L’Honorable Joice Mujuru a également mentionné la réalisation du gouvernement du zimbabwe relative à l’ accroissement de la participation des femmes à la politique. Les progrès réalisés par la ZANU-PF dans sa course au pouvoir a permis aux femmes d’aspirer à des postes de commandement au Zimbabwe.Toutefois,la voie à suivre pour aller de l’avant se trouve dans l’adoption, la ratification et la mise en oeuvre des différents protocoles sur les droits des femmes à l’échelon continental et régional.

L’Honorable Mujuru a conclu que l’émancipation des femmes africaines politiquement, socialement et économiquement exige ce qu’elle a appellé «la révolution qui doit être menée et gagnée.”

Le Président Goodluck Jonathan, président de la République fédérale du Nigéria et  invité d’honneur spécial était valablement représentée par le Ministre des affaires féminines et du Développement social, Mme Joséphine Iyom Anenih.

Elle a donné un bref aperçu des réalisations du Nigeria dans le domaine de l’émancipation des femmes et a exhorté celles-ci à sortir de leur zone de confort pour s’élever au-dessus des nouveaux défis et prendre leur place dans la gouvernance et le leadership.

Le défi ne consiste pas uniquement en la poursuite, mais aussi en alternatives à abandonner; en d’autres termes, « à subtituer à notre beau language et à nos robes fleuries  l’action et l’agitation jusqu’à ce que le statu quo soit mis sens dessus-dessous.”

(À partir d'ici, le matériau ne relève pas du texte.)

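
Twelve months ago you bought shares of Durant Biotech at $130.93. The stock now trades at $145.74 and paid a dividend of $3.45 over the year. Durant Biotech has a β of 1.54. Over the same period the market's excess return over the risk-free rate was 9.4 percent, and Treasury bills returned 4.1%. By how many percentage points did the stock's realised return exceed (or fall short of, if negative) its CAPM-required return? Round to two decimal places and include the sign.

Realised HPR = (P1 + D1 − P0) / P0 = (145.74 + 3.45 − 130.93) / 130.93 = 18.26 / 130.93 = 13.9464%
CAPM required = R_f + β·MRP = 4.1% + 1.54 × 9.4% = 18.5760%
α = realised − required = 13.9464% − 18.5760% = -4.63%

-4.63%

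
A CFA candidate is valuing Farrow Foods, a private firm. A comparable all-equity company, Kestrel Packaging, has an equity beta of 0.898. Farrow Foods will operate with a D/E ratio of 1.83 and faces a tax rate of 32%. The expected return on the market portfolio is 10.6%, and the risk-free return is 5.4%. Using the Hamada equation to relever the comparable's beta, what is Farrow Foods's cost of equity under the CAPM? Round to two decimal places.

β_L = β_U × [1 + (1 − t)(D/E)] = 0.898 × [1 + (1 − 0.32) × 1.83]
    = 0.898 × [1 + 0.68 × 1.83] = 0.898 × 2.2444 = 2.0155
MRP = 10.6% − 5.4% = 5.20%
E(R) = R_f + β_L × MRP = 5.4% + 2.0155 × 5.2% = 15.88%

15.88%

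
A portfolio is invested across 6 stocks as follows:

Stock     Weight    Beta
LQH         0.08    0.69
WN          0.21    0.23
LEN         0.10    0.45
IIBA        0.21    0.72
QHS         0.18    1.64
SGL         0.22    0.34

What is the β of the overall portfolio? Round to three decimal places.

β_P = Σ w_i β_i = 0.08×0.69 + 0.21×0.23 + 0.10×0.45 + 0.21×0.72 + 0.18×1.64 + 0.22×0.34 = 0.6697

0.670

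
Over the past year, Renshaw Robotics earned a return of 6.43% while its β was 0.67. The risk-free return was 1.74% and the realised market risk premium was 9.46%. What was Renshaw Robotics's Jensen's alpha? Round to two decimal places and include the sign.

CAPM benchmark = R_f + β(R_m − R_f) = 1.74% + 0.67 × 9.46% = 8.0782%
α = actual − benchmark = 6.43% − 8.0782% = -1.65%

-1.65%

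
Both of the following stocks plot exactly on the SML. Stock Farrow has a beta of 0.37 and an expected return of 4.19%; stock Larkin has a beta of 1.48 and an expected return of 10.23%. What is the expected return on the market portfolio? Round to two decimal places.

Both satisfy E(R) = R_f + β·MRP, so the slope of the SML is
MRP = (10.23% − 4.19%) / (1.48 − 0.37) = 6.04% / 1.11 = 5.4414%
R_f = E(R_Farrow) − β_Farrow·MRP = 4.19% − 0.37 × 5.4414% = 2.1767%
E(R_m) = R_f + MRP = 2.1767% + 5.4414% = 7.62%

7.62%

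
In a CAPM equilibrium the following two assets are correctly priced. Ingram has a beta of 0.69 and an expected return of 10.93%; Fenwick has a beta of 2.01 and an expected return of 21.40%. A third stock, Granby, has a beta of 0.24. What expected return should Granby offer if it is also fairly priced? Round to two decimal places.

MRP (SML slope) = (21.40% − 10.93%) / (2.01 − 0.69) = 10.47% / 1.32 = 7.9318%
R_f (intercept) = 10.93% − 0.69 × 7.9318% = 5.4571%
E(R_Granby) = R_f + β × MRP = 5.4571% + 0.24 × 7.9318% = 7.36%

7.36%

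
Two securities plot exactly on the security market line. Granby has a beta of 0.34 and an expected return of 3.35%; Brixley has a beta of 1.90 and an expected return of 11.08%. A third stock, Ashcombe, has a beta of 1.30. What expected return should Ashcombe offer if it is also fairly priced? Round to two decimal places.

MRP (SML slope) = (11.08% − 3.35%) / (1.90 − 0.34) = 7.73% / 1.56 = 4.9551%
R_f (intercept) = 3.35% − 0.34 × 4.9551% = 1.6653%
E(R_Ashcombe) = R_f + β × MRP = 1.6653% + 1.30 × 4.9551% = 8.11%

8.11%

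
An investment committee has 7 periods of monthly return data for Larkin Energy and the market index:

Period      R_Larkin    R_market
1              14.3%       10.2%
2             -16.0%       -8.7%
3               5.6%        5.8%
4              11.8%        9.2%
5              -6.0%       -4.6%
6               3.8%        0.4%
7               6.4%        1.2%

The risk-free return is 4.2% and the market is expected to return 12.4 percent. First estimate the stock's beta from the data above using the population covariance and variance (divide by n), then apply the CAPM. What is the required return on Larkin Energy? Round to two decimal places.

16.01%

Mean R_i = (14.3 − 16.0 + 5.6 + 11.8 − 6.0 + 3.8 + 6.4) / 7 = 2.8429%
Mean R_m = (10.2 − 8.7 + 5.8 + 9.2 − 4.6 + 0.4 + 1.2) / 7 = 1.9286%
Σ(R_i − R̄_i)(R_m − R̄_m) = 424.5214  ⇒  Cov = 424.5214 / 7 = 60.6459
Σ(R_m − R̄_m)² = 294.7343  ⇒  Var(R_m) = 294.7343 / 7 = 42.1049
β = Cov / Var(R_m) = 60.6459 / 42.1049 = 1.4404
MRP = 12.4% − 4.2% = 8.20%
E(R) = R_f + β × MRP = 4.2% + 1.4404 × 8.2% = 16.01%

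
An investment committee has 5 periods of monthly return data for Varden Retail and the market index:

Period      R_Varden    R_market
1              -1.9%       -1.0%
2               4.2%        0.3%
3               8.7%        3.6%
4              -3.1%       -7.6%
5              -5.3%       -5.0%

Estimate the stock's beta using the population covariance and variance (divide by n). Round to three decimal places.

1.149

Mean R_i = (-1.9 + 4.2 + 8.7 − 3.1 − 5.3) / 5 = 0.5200%
Mean R_m = (-1.0 + 0.3 + 3.6 − 7.6 − 5.0) / 5 = -1.9400%
Σ(R_i − R̄_i)(R_m − R̄_m) = 89.5840  ⇒  Cov = 89.5840 / 5 = 17.9168
Σ(R_m − R̄_m)² = 77.9920  ⇒  Var(R_m) = 77.9920 / 5 = 15.5984
β = Cov / Var(R_m) = 17.9168 / 15.5984 = 1.1486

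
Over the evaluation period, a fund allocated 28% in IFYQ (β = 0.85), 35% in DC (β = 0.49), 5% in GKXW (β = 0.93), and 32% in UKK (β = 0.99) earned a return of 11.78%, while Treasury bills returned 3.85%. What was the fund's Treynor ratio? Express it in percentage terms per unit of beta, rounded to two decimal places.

10.26%

β_P = 0.28×0.85 + 0.35×0.49 + 0.05×0.93 + 0.32×0.99 = 0.7728
Treynor = (R_P − R_f) / β_P = (11.78% − 3.85%) / 0.7728 = 7.93% / 0.7728 = 10.26%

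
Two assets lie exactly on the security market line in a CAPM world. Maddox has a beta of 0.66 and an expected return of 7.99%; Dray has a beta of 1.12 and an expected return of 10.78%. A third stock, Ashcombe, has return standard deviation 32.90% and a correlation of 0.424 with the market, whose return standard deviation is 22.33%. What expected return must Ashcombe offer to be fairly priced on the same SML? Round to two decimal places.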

Tout en faisant remarquer que le combat est un combat qui survivra à chaque génération, elle a conclu  par un appel aux femmes de servir de mentors à d’autres jeunes femmes sur les défis de l’émancipation.

Au nom du Président de la République fédérale du Nigéria, le Dr Goodluck Jonathan, elle a déclaré ouverte la Conférence.

Séances plénières

Le Changement climatique et son impact sur les femmes africaines en milieu rural

Le ministre nigérian de l’Environnement, M. John Odey, dans cet exposé montré que le changement climatique non seulement sape les progrès vers la réalisation des Objectifs du Millénaire pour le développement, mais indique également un changement qui affecte l’indice du développement humain dans de nombreux pays.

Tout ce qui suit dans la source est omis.